Volume Increasing, price going up - under construction
Volume Increasing, price staying the same - under construction
Volume Increasing, price going down - under construction
Volume Decreasing, price going up - under construction
Volume Decreasing, price staying the same - under construction
Volume Decreasing, price going down - under construction
Volume Average, price going up - under construction
Volume Average, price staying the same - under construction
Volume Average, price going down - under construction
An Analogy - restaurant volume and trading insight
After watching some of Gordon Ramsey's "Kitchen Nightmares" shows on TV, we have started to avoid restaurants with low customer volume. On Ramsey's shows, invariably those restaurants with low customer volume, are trying to hold over their food far past the dates when the food should have been discarded for safety reasons, let alone taste reasons!

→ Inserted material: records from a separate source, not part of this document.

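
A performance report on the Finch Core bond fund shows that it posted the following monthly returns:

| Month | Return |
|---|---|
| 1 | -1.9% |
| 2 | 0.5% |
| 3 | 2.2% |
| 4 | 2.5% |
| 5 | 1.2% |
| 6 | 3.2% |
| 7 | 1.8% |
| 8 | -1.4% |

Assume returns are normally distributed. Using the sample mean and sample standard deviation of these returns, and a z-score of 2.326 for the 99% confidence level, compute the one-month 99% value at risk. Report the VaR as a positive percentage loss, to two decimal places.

3.26

μ = (-1.9 + 0.5 + 2.2 + 2.5 + 1.2 + 3.2 + 1.8 − 1.4) / 8 = 1.0125%
Σ(r − μ)² = 23.6288; sample σ = √(23.6288/7) = 1.8373%
VaR = −(μ − z·σ) = −(1.0125 − 2.326 × 1.8373) = −(-3.2611) = 3.2611%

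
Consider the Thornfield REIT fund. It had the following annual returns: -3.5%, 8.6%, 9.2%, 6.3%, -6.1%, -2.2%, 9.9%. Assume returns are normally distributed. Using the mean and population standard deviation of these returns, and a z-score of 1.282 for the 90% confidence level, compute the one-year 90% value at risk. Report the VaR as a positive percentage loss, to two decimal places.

Mean return μ = 22.20 / 7 = 3.1714%
Σ(r − μ)² = (-3.5 − 3.1714)² + (8.6 − 3.1714)² + (9.2 − 3.1714)² + … = 280.1943
σ = √[280.1943 / 7] = 6.3267%
VaR = −(μ − z·σ) = −(3.1714 − 1.282 × 6.3267) = −(-4.9394) = 4.9394%

4.94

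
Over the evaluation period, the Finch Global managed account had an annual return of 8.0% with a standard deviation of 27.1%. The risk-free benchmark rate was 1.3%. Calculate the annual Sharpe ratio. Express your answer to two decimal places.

Sharpe = (Rp − Rf) / σp = (8.0% − 1.3%) / 27.1% = 6.70% / 27.1% = 0.2472

0.25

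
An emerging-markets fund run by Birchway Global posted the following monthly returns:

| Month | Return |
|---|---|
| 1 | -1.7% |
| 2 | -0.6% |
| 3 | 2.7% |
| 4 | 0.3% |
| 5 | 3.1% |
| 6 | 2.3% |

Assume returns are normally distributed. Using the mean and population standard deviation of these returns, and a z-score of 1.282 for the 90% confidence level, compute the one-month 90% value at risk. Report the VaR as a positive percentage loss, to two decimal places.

1.28

r̄ = (-1.7 − 0.6 + 2.7 + 0.3 + 3.1 + 2.3) / 6 = 1.0167%
Population std dev = √[19.3283 / 6] = 1.7948%
VaR = −(r̄ − z·σ) = −(1.0167 − 1.282 × 1.7948) = −(-1.2842) = 1.2842%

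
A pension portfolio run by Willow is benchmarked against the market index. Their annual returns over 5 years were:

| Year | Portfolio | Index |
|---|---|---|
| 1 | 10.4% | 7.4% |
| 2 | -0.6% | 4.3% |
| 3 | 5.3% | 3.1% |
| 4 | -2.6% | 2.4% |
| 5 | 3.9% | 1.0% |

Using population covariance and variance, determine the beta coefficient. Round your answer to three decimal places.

r̄p = 3.2800%,  r̄m = 3.6400%
Cov = Σ(rp − r̄p)(rm − r̄m) / 5 = 5.7548
Var(rm) = Σ(rm − r̄m)² / 5 = 4.6744
β = Cov / Var = 5.7548 / 4.6744 = 1.2311

1.231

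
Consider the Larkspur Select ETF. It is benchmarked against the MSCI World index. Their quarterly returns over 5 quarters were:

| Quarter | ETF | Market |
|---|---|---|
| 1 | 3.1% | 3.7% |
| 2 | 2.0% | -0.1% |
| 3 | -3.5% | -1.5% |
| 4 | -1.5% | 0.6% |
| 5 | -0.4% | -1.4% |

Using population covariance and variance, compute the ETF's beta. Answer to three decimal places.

0.907

r̄p = -0.0600%,  r̄m = 0.2600%
Cov = Σ(rp − r̄p)(rm − r̄m) / 5 = 3.2516
Var(rm) = Σ(rm − r̄m)² / 5 = 3.5864
β = Cov / Var = 3.2516 / 3.5864 = 0.9066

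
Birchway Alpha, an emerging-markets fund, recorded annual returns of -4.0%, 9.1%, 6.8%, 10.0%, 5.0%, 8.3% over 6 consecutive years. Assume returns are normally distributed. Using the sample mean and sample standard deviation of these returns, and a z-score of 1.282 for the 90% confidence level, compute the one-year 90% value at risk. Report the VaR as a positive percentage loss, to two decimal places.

Mean return r̄ = 35.20 / 6 = 5.8667%
Sample std dev = √[132.4333 / 5] = 5.1465%
VaR = −(r̄ − z·σ) = −(5.8667 − 1.282 × 5.1465) = −(-0.7311) = 0.7311%

0.73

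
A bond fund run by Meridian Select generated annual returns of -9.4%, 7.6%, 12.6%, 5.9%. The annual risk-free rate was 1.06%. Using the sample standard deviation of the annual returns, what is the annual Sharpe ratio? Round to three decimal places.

r̄ = (-9.4 + 7.6 + 12.6 + 5.9) / 4 = 4.1750%
Sample std dev = √[269.9675 / 3] = 9.4863%
Sharpe = (r̄ − rf) / σ = (4.1750 − 1.06) / 9.4863 = 3.1150 / 9.4863 = 0.3284

0.328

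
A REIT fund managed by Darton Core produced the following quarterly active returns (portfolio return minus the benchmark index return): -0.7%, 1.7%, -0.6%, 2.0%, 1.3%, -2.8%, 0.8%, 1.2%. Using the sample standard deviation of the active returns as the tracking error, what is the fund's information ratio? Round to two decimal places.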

So, while I was tending to ignore volume in my trading, I was paying increasing attention to volume at restaurants.
And this leads me to my analogy on trading and restaurants!
Assume I had only had access to the average price paid for a meal at a restaurant, but no information about the number of customers that bought meals that day. Charting the average price of meals at that restaurant, assume my chart shows this daily meal price average to be $12.50.

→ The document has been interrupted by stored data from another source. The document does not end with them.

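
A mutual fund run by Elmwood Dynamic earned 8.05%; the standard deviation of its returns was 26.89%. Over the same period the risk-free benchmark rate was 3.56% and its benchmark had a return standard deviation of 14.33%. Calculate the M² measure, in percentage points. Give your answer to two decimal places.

5.95

Sharpe = (Rp − Rf) / σp = (8.05% − 3.56%) / 26.89% = 0.1670
M² = Rf + Sharpe × σm = 3.56% + 0.1670 × 14.33% = 5.9531%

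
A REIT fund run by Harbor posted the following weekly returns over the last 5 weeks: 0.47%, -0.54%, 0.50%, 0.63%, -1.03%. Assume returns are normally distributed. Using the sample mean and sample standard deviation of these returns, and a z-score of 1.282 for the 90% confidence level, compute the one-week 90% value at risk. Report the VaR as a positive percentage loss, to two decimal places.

0.95

r̄ = (0.47 − 0.54 + 0.5 + 0.63 − 1.03) / 5 = 0.030 / 5 = 0.0060%
Sample std dev = √[2.2201 / 4] = 0.7450%
VaR = −(r̄ − z·σ) = −(0.0060 − 1.282 × 0.7450) = −(-0.9491) = 0.9491%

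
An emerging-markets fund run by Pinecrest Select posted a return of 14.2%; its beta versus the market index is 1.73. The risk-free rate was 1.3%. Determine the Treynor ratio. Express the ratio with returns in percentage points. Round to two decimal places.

7.46

Treynor = (Rp − Rf) / β = (14.2% − 1.3%) / 1.73 = 12.90 / 1.73 = 7.4566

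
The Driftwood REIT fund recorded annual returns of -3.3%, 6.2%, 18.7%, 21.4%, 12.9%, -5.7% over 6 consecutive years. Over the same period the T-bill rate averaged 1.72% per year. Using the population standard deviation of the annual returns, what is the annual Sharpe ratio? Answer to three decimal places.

0.646

Mean return r̄ = 50.20 / 6 = 8.3667%
Σ(r − r̄)² = (-3.3 − 8.3667)² + (6.2 − 8.3667)² + … = 635.8733
σ = √[635.8733 / 6] = 10.2946%
Sharpe = (r̄ − rf) / σ = (8.3667 − 1.72) / 10.2946 = 6.6467 / 10.2946 = 0.6456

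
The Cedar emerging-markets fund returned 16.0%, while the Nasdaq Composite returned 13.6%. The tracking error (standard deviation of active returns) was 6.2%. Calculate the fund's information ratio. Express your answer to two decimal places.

IR = (Rp − Rb) / TE = (16.0% − 13.6%) / 6.2% = 2.40% / 6.2% = 0.3871

0.39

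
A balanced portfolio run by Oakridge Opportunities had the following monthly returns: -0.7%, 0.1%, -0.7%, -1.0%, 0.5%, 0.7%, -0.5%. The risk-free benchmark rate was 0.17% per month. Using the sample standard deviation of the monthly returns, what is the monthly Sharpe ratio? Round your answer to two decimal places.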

On this new day, assume they only had one customer for the entire day, and he spent lavishly, paying $100 for lunch. The average price of the meals for that day would be $100. So, looking at my charts for the average daily sales price of meals, I would observe a huge spike in the price - from $12.50 to $100! I would be very interested in stock for this restaurant!
However, by adding volume into the information I'm obtaining regarding the sales of meals at this restaurant, instead of being interested in buying the stock for this restaurant, I might have an entirely different opinion: I might conclude this restaurant was dying, as it only had a single customer for a whole day!

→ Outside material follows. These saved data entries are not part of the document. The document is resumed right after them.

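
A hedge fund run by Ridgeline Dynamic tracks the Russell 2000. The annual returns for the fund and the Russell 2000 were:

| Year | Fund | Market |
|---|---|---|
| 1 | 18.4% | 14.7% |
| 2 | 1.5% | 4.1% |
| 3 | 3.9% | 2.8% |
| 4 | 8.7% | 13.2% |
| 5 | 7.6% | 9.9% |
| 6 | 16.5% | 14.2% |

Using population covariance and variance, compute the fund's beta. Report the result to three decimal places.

1.146

r̄p = 9.4333%,  r̄m = 9.8167%
Cov = Σ(rp − r̄p)(rm − r̄m) / 6 = 26.0511
Var(rm) = Σ(rm − r̄m)² / 6 = 22.7381
β = Cov / Var = 26.0511 / 22.7381 = 1.1457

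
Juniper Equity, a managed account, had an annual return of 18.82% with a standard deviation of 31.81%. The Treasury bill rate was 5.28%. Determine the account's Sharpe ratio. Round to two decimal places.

0.43

Sharpe = (Rp − Rf) / σp = (18.82% − 5.28%) / 31.81% = 13.54% / 31.81% = 0.4257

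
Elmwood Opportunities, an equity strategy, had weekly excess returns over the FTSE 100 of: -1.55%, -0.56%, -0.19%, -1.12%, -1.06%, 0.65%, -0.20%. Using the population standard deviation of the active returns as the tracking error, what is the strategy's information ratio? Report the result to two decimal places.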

So volume adds a significant amount of relevant information to the information I use to consider whether to buy or sell-short a stock.
Volume allows me to have confidence in the price I'm observing. Not enough volume, then my confidence in the price being accurate goes down. Average volume, and my confidence in the price being accurate goes up. A significant change in the volume, and I'm interested in knowing more.
Sometimes, such as today (Monday, June 27, 2011), on a daily chart, I noted a huge volume spike in CHSI the previous trading day (Friday, June 24, 2011). This looks odd - a huge volume spike yesterday, and no increase in volume today. Investigating further, I switched to a 15 minute chart, and saw the truth. On Friday, at the end of the day, there was an increase of 10 times normal volume for this time of day. Meanwhile, the price range was within normal for the day. So there is a disconnect between the price movement and the volume movement. So, the volume, since it was a spike and not uniform across the day, leads me to discount the quality of this information - I don't think I can effectively use this increase in volume. This, coupled with a non-linear response in the price, where it didn't also move considerably, again leads me to conclude there isn't much tradable information being presented, so I do nothing with this stock.
Today, this stock is continuing in its normal trend, which it started on Thursday, on average volume.